Back to the confrontation of last night. As I mentioned, the quiet hour is eleven PM, and our leases stipulate that. He continues to tell me, "it's Friday and the quiet hour is midnight," which I correct him by saying, "read your lease, the quiet hour is eleven PM." Well he doesn't seem to like the fact that I'm interrupting his guitar playing relaxation time, or the fact that I know what our leases stipulate. So, he begins to get all whiny, holding a pity party and begins playing the Grad School student on a Friday night victim. He begins to tell me that I've called the cops on our neighbors for playing a video game console loudly, which is incorrect. I've called the cops on the neighbors for holding a seemingly impromptu party at 2AM waking me up from a deep sleep, which the cops were never able to make it over to suggest they turn the volume down and keep it inside.

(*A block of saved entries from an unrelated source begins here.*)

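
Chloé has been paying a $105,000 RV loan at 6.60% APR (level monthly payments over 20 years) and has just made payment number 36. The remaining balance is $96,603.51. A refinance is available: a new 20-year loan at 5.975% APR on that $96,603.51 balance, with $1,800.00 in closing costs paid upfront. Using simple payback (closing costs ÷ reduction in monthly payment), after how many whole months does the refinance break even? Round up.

Current payment = 105,000 × 6.6%/12 / (1 − (1+0.0055000)^−240) = $789.05.
Refinanced payment = 96,603.51 × 0.0049792 / (1 − (1+0.0049792)^−240) = $690.70.
Monthly savings = $789.05 − $690.70 = $98.35.
Break-even = $1,800.00 / $98.35 = 18.30 → 19 months.

19 months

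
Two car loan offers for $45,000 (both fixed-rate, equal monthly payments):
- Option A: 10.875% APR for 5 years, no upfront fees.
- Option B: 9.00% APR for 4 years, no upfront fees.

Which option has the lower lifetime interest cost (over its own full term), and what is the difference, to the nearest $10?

Option B by $4,780

Option A: monthly rate = 10.875%/12 = 0.0090625; payment = 45,000 × 0.0090625 / (1 − (1+0.0090625)^−60) = $975.61.
Total interest on Option A = 60 × $975.61 − $45,000 = $13,536.60.
Option B: at 9.00% the monthly rate is 0.0075000, so the payment is 45,000 × 0.0075000 / (1 − 1.0075000^−48) = $1,119.83.
Total interest on Option B = 48 × $1,119.83 − $45,000 = $8,751.84.
Option B is lower by $4,784.76.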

He also brings up the instances I've gone down to request him to turn down the volume, which as I stated earlier in his apartment it wasn't loud, but it was loud in my apartment.

It didn't take long for me to raise my voice, which he called me out on, and I replied that I just beat him to the punch, because his voice was also rising in volume. He suggested that I call the landlord (that wasn't going to happen at 11:30pm) and I told him if he wasn't so inconsiderate that he would turn it down and I told him to step outside, because in all honesty I was prepared to pummel him and break him clean down. I've been enduring a level of volume which is invasive and pervasive in my apartment all coming from his apartment, music, guitar playing with horrible accompanied singing, loud surround sound, loud talking, door slamming (a Grad student that doesn't know how to shut a door is really pathetic), etc. Then he said he was going to call the cops for me threatening him, which was a bluff due to his cheeba stench. I have no problem with pot, only when it permeates into my apartment, and he smokes at least twice a day as far as I can smell. I of course told him I would call the cops on him for the noise abatement issue. At one point, he told me that I was forty years old and that I should move, funny, I've been in my apartment for over five years—I have no idea what age has to do with that, but that's beside the point, and the fact that I laughed at him at that moment didn't boost his confidence.

I'm sure his perspective is completely different, that I am an oppressive mother effer, and bothersome with my requests of him to turn down the volume. Funny thing is, I often agree that his volume isn't loud downstairs, but he doesn't seem to understand subtlety. He did mention, "like I don't hear your dog at 8AM in the morning racing around upstairs." It is true, on occasion, my dog gets excited and will run around like a bull in a china store. But, it's 8AM and he's already awake by his own admission, because he thought it prudent to tell me about his daily schedule, which he seems to have embellished upon. I sometimes hear him leave and know when he gets home. So, this oppressive mother effer isn't buying it.

That was the confrontation between the sober and the stoned. Oh, in the end, I won, he stopped playing guitar. He has since not made a peep over this weekend, I think he likes his apartment and enjoys smoking the herb, which he doesn't want to stop doing, so he's probably not going to stir this hornets nest, because if he does, mark my words, he will get stung, repeatedly.

2 comments:

  1. Next time your neighbours are having a party you should join in! Life is about having a good time, together! Laugh at your differences rather than screaming about them.

    -the peace campaign

    ReplyDelete
  2. Maybe it is for those individuals without responsibilities and where is it written that life is about having a good time, together? Life is about living. Living with neighbors is about respect and consideration for those neighbors and not about possessing a sense of entitlement or self-importance.